A simmering tension in the crypto industry resurfaced after President Donald Trump signed a long-awaited order creating a strategic bitcoin reserve and an additional stockpile of other digital assets.
Even as crypto executives issued effusive social media posts praising the move, bitcoin fell as much as 5.7%. The largest digital asset later pared losses to about 1%, trading at $89,410 as of 8:10 a.m. Friday in New York.
Four other digital tokens that had previously been highlighted by Trump — ether, XRP, cardano and solana — also saw declines.

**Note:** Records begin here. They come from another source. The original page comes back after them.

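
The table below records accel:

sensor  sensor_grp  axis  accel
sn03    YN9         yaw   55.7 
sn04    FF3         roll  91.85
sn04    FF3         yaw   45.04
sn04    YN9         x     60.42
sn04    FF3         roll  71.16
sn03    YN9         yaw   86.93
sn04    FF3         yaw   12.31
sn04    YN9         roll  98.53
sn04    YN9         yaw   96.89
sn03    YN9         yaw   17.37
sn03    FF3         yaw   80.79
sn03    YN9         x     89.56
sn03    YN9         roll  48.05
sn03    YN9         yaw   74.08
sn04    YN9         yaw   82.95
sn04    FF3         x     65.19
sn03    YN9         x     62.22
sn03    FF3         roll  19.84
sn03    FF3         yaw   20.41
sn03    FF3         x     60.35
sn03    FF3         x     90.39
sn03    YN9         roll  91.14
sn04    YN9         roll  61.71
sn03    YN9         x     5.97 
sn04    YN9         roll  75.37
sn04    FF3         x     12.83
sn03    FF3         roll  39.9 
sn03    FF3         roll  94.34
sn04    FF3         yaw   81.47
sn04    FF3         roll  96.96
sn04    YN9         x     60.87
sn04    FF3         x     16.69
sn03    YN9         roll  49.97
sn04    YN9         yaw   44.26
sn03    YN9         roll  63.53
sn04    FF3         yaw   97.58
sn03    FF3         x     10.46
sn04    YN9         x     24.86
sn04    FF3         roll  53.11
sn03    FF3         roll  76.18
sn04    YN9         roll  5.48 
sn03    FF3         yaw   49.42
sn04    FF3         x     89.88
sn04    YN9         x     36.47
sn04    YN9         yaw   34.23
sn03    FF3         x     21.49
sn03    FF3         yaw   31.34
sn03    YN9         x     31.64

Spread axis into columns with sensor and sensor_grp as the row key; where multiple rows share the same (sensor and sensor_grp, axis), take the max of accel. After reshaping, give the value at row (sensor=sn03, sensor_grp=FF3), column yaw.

Rows with sensor=sn03, sensor_grp=FF3 and axis=yaw: accel values are 80.79, 20.41, 49.42, 31.34.
max(80.79, 20.41, 49.42, 31.34) = 80.79.

80.79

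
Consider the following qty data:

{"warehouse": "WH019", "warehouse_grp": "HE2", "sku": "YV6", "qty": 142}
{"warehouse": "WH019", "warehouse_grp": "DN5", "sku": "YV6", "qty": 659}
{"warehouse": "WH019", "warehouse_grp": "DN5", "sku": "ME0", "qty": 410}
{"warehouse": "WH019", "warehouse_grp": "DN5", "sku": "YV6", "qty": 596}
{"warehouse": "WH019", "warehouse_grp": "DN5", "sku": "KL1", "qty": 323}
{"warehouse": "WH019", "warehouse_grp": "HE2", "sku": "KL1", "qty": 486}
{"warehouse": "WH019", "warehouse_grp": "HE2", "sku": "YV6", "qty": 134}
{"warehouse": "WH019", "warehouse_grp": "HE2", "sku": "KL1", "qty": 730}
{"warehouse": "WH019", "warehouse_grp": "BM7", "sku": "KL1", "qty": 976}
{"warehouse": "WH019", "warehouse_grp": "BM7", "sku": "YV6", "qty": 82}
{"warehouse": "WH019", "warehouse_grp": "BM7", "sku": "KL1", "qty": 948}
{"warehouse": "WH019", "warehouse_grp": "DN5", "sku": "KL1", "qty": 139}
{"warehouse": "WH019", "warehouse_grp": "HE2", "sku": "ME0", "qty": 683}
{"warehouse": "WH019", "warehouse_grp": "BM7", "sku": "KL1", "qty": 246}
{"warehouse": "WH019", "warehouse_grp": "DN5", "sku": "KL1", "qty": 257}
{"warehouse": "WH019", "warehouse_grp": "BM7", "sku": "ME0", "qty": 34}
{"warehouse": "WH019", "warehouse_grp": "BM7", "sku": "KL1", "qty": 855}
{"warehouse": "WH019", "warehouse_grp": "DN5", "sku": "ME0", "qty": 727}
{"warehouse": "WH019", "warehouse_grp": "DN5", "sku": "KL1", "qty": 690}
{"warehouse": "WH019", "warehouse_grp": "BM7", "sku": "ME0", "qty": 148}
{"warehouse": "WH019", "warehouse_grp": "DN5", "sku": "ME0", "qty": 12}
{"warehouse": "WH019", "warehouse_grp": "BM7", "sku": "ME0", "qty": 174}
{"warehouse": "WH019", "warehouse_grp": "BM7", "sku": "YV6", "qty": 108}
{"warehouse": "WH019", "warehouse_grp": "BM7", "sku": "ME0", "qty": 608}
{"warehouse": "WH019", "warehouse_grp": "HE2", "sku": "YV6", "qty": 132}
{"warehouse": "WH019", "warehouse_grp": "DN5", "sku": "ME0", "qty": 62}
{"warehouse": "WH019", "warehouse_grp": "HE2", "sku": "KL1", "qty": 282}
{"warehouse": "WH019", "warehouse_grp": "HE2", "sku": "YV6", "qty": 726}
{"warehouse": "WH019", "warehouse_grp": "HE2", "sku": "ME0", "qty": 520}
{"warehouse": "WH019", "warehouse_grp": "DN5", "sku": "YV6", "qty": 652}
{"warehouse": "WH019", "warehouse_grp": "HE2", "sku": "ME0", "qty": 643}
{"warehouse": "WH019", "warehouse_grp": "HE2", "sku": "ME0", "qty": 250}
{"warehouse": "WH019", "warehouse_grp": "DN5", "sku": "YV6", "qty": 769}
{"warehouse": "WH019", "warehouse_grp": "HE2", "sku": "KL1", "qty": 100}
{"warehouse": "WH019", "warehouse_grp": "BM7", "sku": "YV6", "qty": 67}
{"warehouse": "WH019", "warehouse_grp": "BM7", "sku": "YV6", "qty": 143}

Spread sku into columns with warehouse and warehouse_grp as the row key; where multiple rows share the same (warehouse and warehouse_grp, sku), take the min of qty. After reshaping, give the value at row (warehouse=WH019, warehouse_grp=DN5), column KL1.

Rows with warehouse=WH019, warehouse_grp=DN5 and sku=KL1: qty values are 323, 139, 257, 690.
min(323, 139, 257, 690) = 139.

139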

“While this wasn’t the outright bullish catalyst many were hoping for, it remains structurally positive for crypto,” said QCP Capital in a note. “The prospect of random Silk Road BTC sales disrupting the market is now behind us, and the U.S. government’s commitment to a long-term crypto strategy has been reaffirmed.”
While the creation of the bitcoin-specific reserve fulfills a promise Trump made on the campaign trail, the details fell short of industry expectations.
The order, shared initially as a post on X by White House crypto czar David Sacks, indicated that the government wouldn’t use taxpayer money to fund a strategic reserve of the largest digital asset.
Instead, the reserve would be capitalized with bitcoin already owned by the federal government. Any further acquisitions would require “budget-neutral strategies for acquiring additional bitcoin, provided that those strategies impose no incremental costs on American taxpayers,” the order said.
Nor will the U.S. sell bitcoin deposited into the reserve, according to the order.